A rough estimate of charging rate and usable cell capacity is possible to determine overkill. It all depends on amount of light per day, subject to changing conditions e.g clouds, shadowing etc.

Solar panel looks to be about 200 sq. cm (0.02 sq. m). polycrystaline (about 14% efficient). Sun at 1000W/m^2 peak yields 2.8W available power; average lower. With illumination 8 hours per day with good visibility I estimate about 15 watt-hours, likely optimistic as the panel may not be operating at its maximum power point (MPP).

Li-ion cell having 3.7v average voltage, 3000mAh can store 11.1 watt-hours (new). Given inefficiencies in charging, you might get one charge on a good day, or better part of. Capacity will decrease over lifetime.Two 2600mAh in parallel (5.2Ah, 19.2Wh) might not be too much excess capacity.
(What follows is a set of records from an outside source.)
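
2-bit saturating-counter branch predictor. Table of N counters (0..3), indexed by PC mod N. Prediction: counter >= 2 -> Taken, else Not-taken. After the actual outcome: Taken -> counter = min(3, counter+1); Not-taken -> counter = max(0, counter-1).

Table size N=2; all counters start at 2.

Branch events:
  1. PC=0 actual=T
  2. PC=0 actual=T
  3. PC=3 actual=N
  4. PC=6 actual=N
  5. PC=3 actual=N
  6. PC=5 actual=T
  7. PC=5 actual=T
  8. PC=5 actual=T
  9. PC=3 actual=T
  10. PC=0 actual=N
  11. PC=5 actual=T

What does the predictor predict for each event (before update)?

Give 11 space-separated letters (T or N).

Ev 1: PC=0 idx=0 pred=T actual=T -> ctr[0]=3
Ev 2: PC=0 idx=0 pred=T actual=T -> ctr[0]=3
Ev 3: PC=3 idx=1 pred=T actual=N -> ctr[1]=1
Ev 4: PC=6 idx=0 pred=T actual=N -> ctr[0]=2
Ev 5: PC=3 idx=1 pred=N actual=N -> ctr[1]=0
Ev 6: PC=5 idx=1 pred=N actual=T -> ctr[1]=1
Ev 7: PC=5 idx=1 pred=N actual=T -> ctr[1]=2
Ev 8: PC=5 idx=1 pred=T actual=T -> ctr[1]=3
Ev 9: PC=3 idx=1 pred=T actual=T -> ctr[1]=3
Ev 10: PC=0 idx=0 pred=T actual=N -> ctr[0]=1
Ev 11: PC=5 idx=1 pred=T actual=T -> ctr[1]=3

Answer: T T T T N N N T T T T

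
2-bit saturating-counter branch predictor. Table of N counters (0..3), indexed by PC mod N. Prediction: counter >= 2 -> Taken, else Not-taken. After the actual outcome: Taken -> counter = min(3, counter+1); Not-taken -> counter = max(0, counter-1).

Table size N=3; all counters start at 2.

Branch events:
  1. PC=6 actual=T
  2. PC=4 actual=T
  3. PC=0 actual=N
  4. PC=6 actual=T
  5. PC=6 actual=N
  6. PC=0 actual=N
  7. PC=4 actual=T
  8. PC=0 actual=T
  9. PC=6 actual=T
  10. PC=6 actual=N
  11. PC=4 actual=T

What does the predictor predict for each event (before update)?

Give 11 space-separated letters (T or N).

Ev 1: PC=6 idx=0 pred=T actual=T -> ctr[0]=3
Ev 2: PC=4 idx=1 pred=T actual=T -> ctr[1]=3
Ev 3: PC=0 idx=0 pred=T actual=N -> ctr[0]=2
Ev 4: PC=6 idx=0 pred=T actual=T -> ctr[0]=3
Ev 5: PC=6 idx=0 pred=T actual=N -> ctr[0]=2
Ev 6: PC=0 idx=0 pred=T actual=N -> ctr[0]=1
Ev 7: PC=4 idx=1 pred=T actual=T -> ctr[1]=3
Ev 8: PC=0 idx=0 pred=N actual=T -> ctr[0]=2
Ev 9: PC=6 idx=0 pred=T actual=T -> ctr[0]=3
Ev 10: PC=6 idx=0 pred=T actual=N -> ctr[0]=2
Ev 11: PC=4 idx=1 pred=T actual=T -> ctr[1]=3

Answer: T T T T T T T N T T T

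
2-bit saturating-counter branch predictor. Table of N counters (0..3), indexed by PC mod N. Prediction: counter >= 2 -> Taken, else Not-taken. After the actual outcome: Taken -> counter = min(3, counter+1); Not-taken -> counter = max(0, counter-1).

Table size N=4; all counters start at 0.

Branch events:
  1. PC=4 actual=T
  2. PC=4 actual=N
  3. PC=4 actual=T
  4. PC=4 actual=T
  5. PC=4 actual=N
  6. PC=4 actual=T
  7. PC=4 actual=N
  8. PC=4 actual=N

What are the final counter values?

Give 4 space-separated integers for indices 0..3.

Ev 1: PC=4 idx=0 pred=N actual=T -> ctr[0]=1
Ev 2: PC=4 idx=0 pred=N actual=N -> ctr[0]=0
Ev 3: PC=4 idx=0 pred=N actual=T -> ctr[0]=1
Ev 4: PC=4 idx=0 pred=N actual=T -> ctr[0]=2
Ev 5: PC=4 idx=0 pred=T actual=N -> ctr[0]=1
Ev 6: PC=4 idx=0 pred=N actual=T -> ctr[0]=2
Ev 7: PC=4 idx=0 pred=T actual=N -> ctr[0]=1
Ev 8: PC=4 idx=0 pred=N actual=N -> ctr[0]=0

Answer: 0 0 0 0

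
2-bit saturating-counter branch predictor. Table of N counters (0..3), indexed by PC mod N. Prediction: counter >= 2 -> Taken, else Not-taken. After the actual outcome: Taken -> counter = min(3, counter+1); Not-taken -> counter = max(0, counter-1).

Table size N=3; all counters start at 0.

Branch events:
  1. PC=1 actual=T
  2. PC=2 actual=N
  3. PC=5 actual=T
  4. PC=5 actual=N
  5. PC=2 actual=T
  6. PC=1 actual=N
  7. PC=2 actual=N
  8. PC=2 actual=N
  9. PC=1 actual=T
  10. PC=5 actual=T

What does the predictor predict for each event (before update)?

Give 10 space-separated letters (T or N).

Answer: N N N N N N N N N N

Derivation:
Ev 1: PC=1 idx=1 pred=N actual=T -> ctr[1]=1
Ev 2: PC=2 idx=2 pred=N actual=N -> ctr[2]=0
Ev 3: PC=5 idx=2 pred=N actual=T -> ctr[2]=1
Ev 4: PC=5 idx=2 pred=N actual=N -> ctr[2]=0
Ev 5: PC=2 idx=2 pred=N actual=T -> ctr[2]=1
Ev 6: PC=1 idx=1 pred=N actual=N -> ctr[1]=0
Ev 7: PC=2 idx=2 pred=N actual=N -> ctr[2]=0
Ev 8: PC=2 idx=2 pred=N actual=N -> ctr[2]=0
Ev 9: PC=1 idx=1 pred=N actual=T -> ctr[1]=1
Ev 10: PC=5 idx=2 pred=N actual=T -> ctr[2]=1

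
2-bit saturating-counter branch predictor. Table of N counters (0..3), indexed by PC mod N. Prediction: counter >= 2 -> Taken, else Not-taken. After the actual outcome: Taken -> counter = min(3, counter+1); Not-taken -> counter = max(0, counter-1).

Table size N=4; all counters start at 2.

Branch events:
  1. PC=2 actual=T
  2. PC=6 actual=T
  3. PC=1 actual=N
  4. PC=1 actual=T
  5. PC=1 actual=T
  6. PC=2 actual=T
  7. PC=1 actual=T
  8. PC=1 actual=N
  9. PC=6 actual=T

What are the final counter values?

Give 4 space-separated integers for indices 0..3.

Ev 1: PC=2 idx=2 pred=T actual=T -> ctr[2]=3
Ev 2: PC=6 idx=2 pred=T actual=T -> ctr[2]=3
Ev 3: PC=1 idx=1 pred=T actual=N -> ctr[1]=1
Ev 4: PC=1 idx=1 pred=N actual=T -> ctr[1]=2
Ev 5: PC=1 idx=1 pred=T actual=T -> ctr[1]=3
Ev 6: PC=2 idx=2 pred=T actual=T -> ctr[2]=3
Ev 7: PC=1 idx=1 pred=T actual=T -> ctr[1]=3
Ev 8: PC=1 idx=1 pred=T actual=N -> ctr[1]=2
Ev 9: PC=6 idx=2 pred=T actual=T -> ctr[2]=3

Answer: 2 2 3 2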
LED lamps appear to be 1-2W each, running two (say) for 8h per night takes 8-16Wh, not counting inefficiency of drive circuits; probably around 75-80% for a direct-drive (linear current regulation or simple resistor).

Anyway it's a bunch of numbers, assumptions and approximations but hopefully sheds some light  on the subject.

Dave


----------



## ejt (Mar 4, 2022)

I ended up getting the dual 18650 with molex connector from Newark. The molex was not the same as the ones in the solar panel but it was an easy fix to splice the one from the old battery onto the new battery's wires. Plugged it all in and it worked just fine. I'll have to wait for longer days to see what the run time is, but I'm happy that it's going again.

Much thanks to the help I received here, and a shout out to Dave_H for the above and beyond calculations!


----------